Building on the historical component highlighted in his ecological research, Denzell also plans to examine the role of sociohistorical processes related to spatial placement of environmental hazards in the city of Atlanta. For example, in urban environments, combined sewer overflow’s (CSO’s) are a form of wastewater infrastructure in which rainwater, and domestic and industrial sewage are collected in the same pipe. During heavy rain events, and combined with pervasive impervious surface cover, these systems tend to become overtaxed and can result in the backflow of untreated sewage throughout city streets and waterways, leading to significant ecological and environmental health issues. Such systems are not uncommon in low-income, communities of color, and can trace their origins to historical policies and practices designed to oppress brown and black communities. Using an urban political ecology framework, Denzell’s research aims to understand how legacies of racial and ethnic segregation throughout the Atlanta metropolitan area have exacerbated issues of environmental inequality and have adversely impacted relationships between communities of color and waterways.

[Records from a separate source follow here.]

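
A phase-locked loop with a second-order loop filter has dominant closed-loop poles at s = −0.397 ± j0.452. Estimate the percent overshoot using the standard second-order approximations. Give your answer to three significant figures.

With σ = 0.397, ω_d = 0.452: ω_n = √(σ²+ω_d²) = 0.602 rad/s, ζ = σ/ω_n = 0.660.
Overshoot: exp(−π·0.660/√(1−0.660²)) = 0.0633, i.e. 6.33%.

%OS ≈ 6.33%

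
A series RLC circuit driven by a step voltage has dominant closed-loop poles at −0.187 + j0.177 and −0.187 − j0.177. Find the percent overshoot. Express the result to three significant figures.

%OS ≈ 3.62%

With σ = 0.187, ω_d = 0.177: ω_n = √(σ²+ω_d²) = 0.257 rad/s, ζ = σ/ω_n = 0.726.
%OS = 100 e^{−πζ/√(1−ζ²)} with ζ = 0.726 gives 3.62%.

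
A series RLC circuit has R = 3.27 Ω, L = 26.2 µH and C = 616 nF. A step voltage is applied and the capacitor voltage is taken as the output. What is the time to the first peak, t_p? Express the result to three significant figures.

For a series RLC circuit (capacitor voltage as output), ω_n = 1/√(LC) = 1/√(26.2 µH · 616 nF) = 249000 rad/s.
ζ = (R/2)·√(C/L) = (3.27/2)·√(616 nF/26.2 µH) = 0.251.
The damped frequency ω_d = ω_n√(1−ζ²) = 241000 rad/s. t_p = π/ω_d = 0.0000130 s.

t_p ≈ 0.0000130 s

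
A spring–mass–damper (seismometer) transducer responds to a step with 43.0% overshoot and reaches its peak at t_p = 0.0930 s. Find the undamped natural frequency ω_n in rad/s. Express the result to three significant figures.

ω_n ≈ 35.0 rad/s

ζ from %OS: ζ = |ln 0.430|/√(π²+ln²0.430) = 0.259.
t_p = π/ω_d ⇒ ω_d = 33.8 rad/s; then ω_n = ω_d/√(1−ζ²) = 35.0 rad/s.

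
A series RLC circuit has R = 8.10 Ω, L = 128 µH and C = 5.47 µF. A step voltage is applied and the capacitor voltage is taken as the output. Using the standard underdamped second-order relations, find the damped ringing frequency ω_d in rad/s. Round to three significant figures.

For a series RLC circuit (capacitor voltage as output), ω_n = 1/√(LC) = 1/√(128 µH · 5.47 µF) = 37800 rad/s.
ζ = (R/2)·√(C/L) = (8.10/2)·√(5.47 µF/128 µH) = 0.837.
The damped frequency ω_d = ω_n√(1−ζ²) = 20700 rad/s.

ω_d ≈ 20700 rad/s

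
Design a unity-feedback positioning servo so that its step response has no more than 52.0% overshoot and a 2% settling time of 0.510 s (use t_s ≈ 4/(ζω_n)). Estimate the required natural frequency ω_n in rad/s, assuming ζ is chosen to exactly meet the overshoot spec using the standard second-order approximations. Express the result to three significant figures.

ω_n ≈ 38.5 rad/s

From %OS = 100·exp(−πζ/√(1−ζ²)), invert to get ζ = −ln(OS)/√(π² + ln²(OS)) with OS = 0.520.
−ln 0.520 = 0.6539, so ζ = 0.6539/√(π² + 0.4276) = 0.204.
Then ω_n = 4/(ζ t_s) = 4/(0.204 × 0.510) = 38.5 rad/s.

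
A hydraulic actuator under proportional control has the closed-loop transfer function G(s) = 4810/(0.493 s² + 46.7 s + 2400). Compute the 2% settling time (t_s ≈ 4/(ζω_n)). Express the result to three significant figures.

Dividing through by 0.493: denominator becomes s² + 94.73 s + 4868.
So ω_n = √4868 = 69.8 rad/s and ζ = 94.73/(2·69.8) = 0.679.
t_s ≈ 4/(ζω_n) = 0.0845 s.

t_s ≈ 0.0845 s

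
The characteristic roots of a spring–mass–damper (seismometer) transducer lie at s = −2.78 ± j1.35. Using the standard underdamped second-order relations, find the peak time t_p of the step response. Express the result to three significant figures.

t_p = π/ω_d with ω_d = 1.35 (the imaginary part), so t_p = 2.33 s.

t_p ≈ 2.33 s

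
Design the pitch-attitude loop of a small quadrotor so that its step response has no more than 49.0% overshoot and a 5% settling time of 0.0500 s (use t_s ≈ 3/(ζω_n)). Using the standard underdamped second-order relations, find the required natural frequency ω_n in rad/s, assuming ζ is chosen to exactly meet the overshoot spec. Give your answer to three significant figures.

ω_n ≈ 271 rad/s

From %OS = 100·exp(−πζ/√(1−ζ²)), invert to get ζ = −ln(OS)/√(π² + ln²(OS)) with OS = 0.490.
−ln 0.490 = 0.7133, so ζ = 0.7133/√(π² + 0.5089) = 0.221.
From t_s ≈ 3/(ζω_n): ω_n = 3/(ζ·t_s) = 3/(0.221·0.0500) = 271 rad/s.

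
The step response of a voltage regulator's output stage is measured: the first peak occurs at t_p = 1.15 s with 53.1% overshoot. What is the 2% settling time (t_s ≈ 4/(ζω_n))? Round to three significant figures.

ζ from %OS: ζ = |ln 0.531|/√(π²+ln²0.531) = 0.198.
t_p = π/ω_d ⇒ ω_d = 2.73 rad/s; then ω_n = ω_d/√(1−ζ²) = 2.79 rad/s.
t_s ≈ 4/(ζω_n) = 4/(0.198·2.79) = 7.27 s.

t_s ≈ 7.27 s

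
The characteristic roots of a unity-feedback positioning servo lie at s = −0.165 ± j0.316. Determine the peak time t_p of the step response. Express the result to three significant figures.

t_p ≈ 9.94 s

t_p = π/ω_d with ω_d = 0.316 (the imaginary part), so t_p = 9.94 s.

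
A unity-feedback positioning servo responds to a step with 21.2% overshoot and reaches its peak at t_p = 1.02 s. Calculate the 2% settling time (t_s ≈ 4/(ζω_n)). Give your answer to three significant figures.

ζ from %OS: ζ = |ln 0.212|/√(π²+ln²0.212) = 0.443.
From t_p = π/ω_d, ω_d = π/1.02 = 3.08 rad/s, so ω_n = ω_d/√(1−ζ²) = 3.43 rad/s.
t_s ≈ 4/(ζω_n) = 4/(0.443·3.43) = 2.63 s.

t_s ≈ 2.63 s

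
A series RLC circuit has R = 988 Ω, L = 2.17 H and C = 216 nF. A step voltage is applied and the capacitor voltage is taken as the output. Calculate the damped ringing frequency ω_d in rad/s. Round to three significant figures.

For a series RLC circuit (capacitor voltage as output), ω_n = 1/√(LC) = 1/√(2.17 H · 216 nF) = 1460 rad/s.
ζ = (R/2)·√(C/L) = (988/2)·√(216 nF/2.17 H) = 0.156.
The damped frequency ω_d = ω_n√(1−ζ²) = 1440 rad/s.

ω_d ≈ 1440 rad/s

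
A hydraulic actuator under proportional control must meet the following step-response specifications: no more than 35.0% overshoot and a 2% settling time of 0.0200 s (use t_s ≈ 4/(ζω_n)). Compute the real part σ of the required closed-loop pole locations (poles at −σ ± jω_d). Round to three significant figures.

σ ≈ 200

The settling-time spec alone fixes σ = ζω_n = 4/t_s = 4/0.0200 = 200.
(Overshoot then fixes ζ = 0.317 and hence ω_d = σ·√(1−ζ²)/ζ = 598 rad/s.)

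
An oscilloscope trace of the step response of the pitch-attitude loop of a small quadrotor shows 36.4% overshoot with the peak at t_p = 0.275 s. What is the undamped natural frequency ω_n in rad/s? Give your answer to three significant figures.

From the overshoot, ζ = −ln(OS)/√(π²+ln²(OS)) = 0.306.
From t_p = π/ω_d, ω_d = π/0.275 = 11.4 rad/s, so ω_n = ω_d/√(1−ζ²) = 12.0 rad/s.

ω_n ≈ 12.0 rad/s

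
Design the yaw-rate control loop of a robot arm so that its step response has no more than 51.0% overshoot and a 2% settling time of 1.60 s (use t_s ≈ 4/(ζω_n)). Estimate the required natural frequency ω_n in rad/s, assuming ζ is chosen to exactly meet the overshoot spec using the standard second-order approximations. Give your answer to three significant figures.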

A portion of Denzell’s research will involve looking at the historical development and contemporary residential perceptions of streams and rivers, such as those in the Proctor Creek Watershed, so as to understand the variety of ways in which race and nature intersect both historically, and in contemporary times. Through this work, Denzell aims to promote the application of more equity-minded approaches towards the renewal and restoration of natural resources in urban areas, as effective community revitalization requires addressing the impacts of long-term developmental practices so as to better understand how social and environmental inequalities generate unjust urban landscapes.
Denzell began his PhD in August 2017. Throughout his time at UGA he has been involved in many organizations such as EcoReach, a student-led environmental education organization part of the Odum School, and also the Odum School’s Graduate Student Organization (GSO), where he served as a student representative of the Diversity committee in 2018. He was a recipient of a Predoctoral Fellowship from the Ford Foundation in 2018. Denzell has also been a heavily involved student member of the Society of Freshwater Scientists (SFS), having served as a reviewer for the Instars program, a recent recipient of a Emerge Fellowship and a Student Endowment award, and serves as a co-chair on the Minority Serving Institutions committee as part of the Justice, Equity, Diversity, and Inclusion (J.E.D.I) Task Force of the SFS.